Trata-se de coisa distinta, que demanda outro conceito de verdade, o foucaultiano. A imprensa está em pânico porque até agora a produção de verdade/ mentira da qual ela é dispositivo fundamental tem andado em compasso conjunto com a produção de verdade/ mentira do próprio poder estatal. Lembre-se aqui da Guerra do Iraque: foi baseada em mentiras, mas mentiras validadas no interior de um projeto de produção de verdade que mobilizava, sem fissuras, mídia e governo. Não é necessário acreditar em teorias bestas sobre a mídia maligna ou a conspiração da mídia para concordar com essa análise.
Agora é diferente: o soberano se transforma, ele mesmo, não apenas em fonte, mas também em veículo de produção de verdade. Trump, ele mesmo, gera a notícia, obrigando a imprensa, por exemplo, a fazer constantes programas jornalísticos sobre seus tuítes. Não importa o que é "mentira" ou "verdade" aqui -- o que importa é que a imprensa foi deslocada de seu poder reitor na administração do verdadeiro e do falso. E isso gera enorme confusão para o quarto poder. Está sendo divertido observar.
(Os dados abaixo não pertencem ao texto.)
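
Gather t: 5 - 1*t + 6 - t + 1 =12 - 2*t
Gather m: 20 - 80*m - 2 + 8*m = 18 - 72*m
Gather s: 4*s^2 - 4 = 4*s^2 - 4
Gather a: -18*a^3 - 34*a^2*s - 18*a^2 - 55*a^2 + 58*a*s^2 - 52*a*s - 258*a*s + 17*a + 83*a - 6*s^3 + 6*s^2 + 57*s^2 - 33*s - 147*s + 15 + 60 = -18*a^3 + a^2*(-34*s - 73) + a*(58*s^2 - 310*s + 100) - 6*s^3 + 63*s^2 - 180*s + 75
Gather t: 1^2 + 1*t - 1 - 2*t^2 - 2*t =-2*t^2 - t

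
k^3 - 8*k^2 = k^2*(k - 8)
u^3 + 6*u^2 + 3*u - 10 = (u - 1)*(u + 2)*(u + 5)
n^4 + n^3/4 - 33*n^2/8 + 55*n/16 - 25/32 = (n - 5/4)*(n - 1/2)^2*(n + 5/2)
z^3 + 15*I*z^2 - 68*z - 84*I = (z + 2*I)*(z + 6*I)*(z + 7*I)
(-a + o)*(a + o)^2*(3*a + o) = -3*a^4 - 4*a^3*o + 2*a^2*o^2 + 4*a*o^3 + o^4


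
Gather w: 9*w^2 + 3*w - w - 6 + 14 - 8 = 9*w^2 + 2*w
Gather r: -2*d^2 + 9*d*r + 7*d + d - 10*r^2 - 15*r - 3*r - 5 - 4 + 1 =-2*d^2 + 8*d - 10*r^2 + r*(9*d - 18) - 8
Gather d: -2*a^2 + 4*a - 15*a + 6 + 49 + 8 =-2*a^2 - 11*a + 63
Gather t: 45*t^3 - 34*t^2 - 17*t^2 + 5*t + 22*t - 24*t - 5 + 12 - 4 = 45*t^3 - 51*t^2 + 3*t + 3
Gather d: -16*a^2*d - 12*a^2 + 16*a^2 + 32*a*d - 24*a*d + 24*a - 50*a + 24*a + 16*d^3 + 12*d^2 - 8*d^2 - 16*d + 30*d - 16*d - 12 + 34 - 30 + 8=4*a^2 - 2*a + 16*d^3 + 4*d^2 + d*(-16*a^2 + 8*a - 2)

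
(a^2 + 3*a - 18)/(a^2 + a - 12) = (a + 6)/(a + 4)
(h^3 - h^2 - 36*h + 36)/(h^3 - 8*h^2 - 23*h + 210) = (h^2 + 5*h - 6)/(h^2 - 2*h - 35)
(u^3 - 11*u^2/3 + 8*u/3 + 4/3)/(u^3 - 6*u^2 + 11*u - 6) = (3*u^2 - 5*u - 2)/(3*(u^2 - 4*u + 3))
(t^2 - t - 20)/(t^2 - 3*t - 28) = (t - 5)/(t - 7)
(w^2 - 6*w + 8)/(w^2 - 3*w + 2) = (w - 4)/(w - 1)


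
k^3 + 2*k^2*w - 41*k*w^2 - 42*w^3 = (k - 6*w)*(k + w)*(k + 7*w)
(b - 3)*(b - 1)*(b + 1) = b^3 - 3*b^2 - b + 3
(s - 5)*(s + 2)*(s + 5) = s^3 + 2*s^2 - 25*s - 50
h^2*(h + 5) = h^3 + 5*h^2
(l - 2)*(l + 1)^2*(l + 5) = l^4 + 5*l^3 - 3*l^2 - 17*l - 10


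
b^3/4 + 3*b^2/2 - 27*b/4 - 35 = (b/4 + 1)*(b - 5)*(b + 7)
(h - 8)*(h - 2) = h^2 - 10*h + 16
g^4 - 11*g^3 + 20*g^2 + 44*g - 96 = (g - 8)*(g - 3)*(g - 2)*(g + 2)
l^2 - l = l*(l - 1)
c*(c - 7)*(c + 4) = c^3 - 3*c^2 - 28*c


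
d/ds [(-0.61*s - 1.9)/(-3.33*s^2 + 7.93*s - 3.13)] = (-2.0313*s^2 - 12.654*s + 16.9763)/(11.0889*s^4 - 52.8138*s^3 + 83.7307*s^2 - 49.6418*s + 9.7969)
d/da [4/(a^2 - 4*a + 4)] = 8*(2 - a)/(a^2 - 4*a + 4)^2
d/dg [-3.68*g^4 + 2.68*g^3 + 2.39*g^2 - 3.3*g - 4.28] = -14.72*g^3 + 8.04*g^2 + 4.78*g - 3.3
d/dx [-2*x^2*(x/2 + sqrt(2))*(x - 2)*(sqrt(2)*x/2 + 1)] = x*(-5*sqrt(2)*x^3 - 24*x^2 + 8*sqrt(2)*x^2 - 12*sqrt(2)*x + 36*x + 16*sqrt(2))/2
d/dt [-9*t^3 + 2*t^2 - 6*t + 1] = -27*t^2 + 4*t - 6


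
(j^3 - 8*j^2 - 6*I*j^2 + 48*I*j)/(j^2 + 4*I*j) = (j^2 - 8*j - 6*I*j + 48*I)/(j + 4*I)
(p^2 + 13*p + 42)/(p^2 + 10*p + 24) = (p + 7)/(p + 4)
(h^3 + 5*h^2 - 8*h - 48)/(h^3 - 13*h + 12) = (h + 4)/(h - 1)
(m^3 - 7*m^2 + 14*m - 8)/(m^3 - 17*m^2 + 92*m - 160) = (m^2 - 3*m + 2)/(m^2 - 13*m + 40)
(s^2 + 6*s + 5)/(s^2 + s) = (s + 5)/s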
As redes sociais estão em guerra nos Estados Unidos. Informação não verificada, versão adulterada da informação não verificada, produtores de notícias falsas acusando o outro lado de produzir notícias falsas, geopolítica, guerras culturais, whistleblowers, acusações de violação da ética jornalística, traição à pátria -- tudo isso, junto e misturado no escândalo envolvendo Trump e a Rússia."